When the eventual crucial move was made by Michał Kwiatkowski, who would go on to win, and then followed by Benoît Cosnefroy, Van der Poel was forced to lead the chase behind. This was not helped by the presence of Kwiatkowski's Ineos Grenadiers teammate Tom Pidcock in that group, causing a tactical headache.
"Amstel is always a hard race, even when it’s controlled," Van der Poel said immediately post-race. "You already have all the steep climbs, so that hurts."
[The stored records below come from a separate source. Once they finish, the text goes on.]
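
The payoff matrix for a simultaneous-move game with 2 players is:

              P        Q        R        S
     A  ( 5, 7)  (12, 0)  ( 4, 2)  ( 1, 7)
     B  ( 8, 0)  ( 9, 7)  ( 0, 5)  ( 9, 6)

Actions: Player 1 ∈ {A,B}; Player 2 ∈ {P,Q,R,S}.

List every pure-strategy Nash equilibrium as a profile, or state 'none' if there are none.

(A,P): not NE [P1→B gives 8>5]
(A,Q): not NE [P2→S gives 7>0]
(A,R): not NE [P2→S gives 7>2]
(A,S): not NE [P1→B gives 9>1]
(B,P): not NE [P2→Q gives 7>0]
(B,Q): not NE [P1→A gives 12>9]
(B,R): not NE [P1→A gives 4>0; P2→Q gives 7>5]
(B,S): not NE [P2→Q gives 7>6]

No pure NE.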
"The decisive move on the Keutenberg was ok, I took my own pace, was with the group, and I knew it was going to be dangerous especially with the two Ineos guys," the Dutchman continued. "It was a bit tactical and I didn’t have the legs to react to everybody. I gambled a little bit, and it didn’t work out today."
For a time it looked like there could be a repeat of the 2019 edition, where Van der Poel came from nowhere to triumph in the final hundred metres.
In the win that really launched his road career, the Dutchman dragged a whole bunch along with him in his attempt to get back to the front of the race, then sprinted from the front to victory.
However, Kwiatkowski and Cosnefroy had too much of a gap for the chasers to return, and a move by Tiesj Benoot in the final kilometre only gained him third place. Van der Poel won the sprint for fourth behind, of course.
"I’m where I want to be," the Dutchman said. "And I think Amstel is a race that doesn’t suit me as good as the Ronde, so I’m happy to be in front again, and it’s a matter of decisions to try and take the win today."
Next week he will line up at Paris-Roubaix, again with the weight of expectation hanging over him, after his brilliant form this spring, and his third place there in 2021. Describing it as "completely different", Van der Poel might well have to have a rethink of his tactics as he heads to the cobbles of northern France.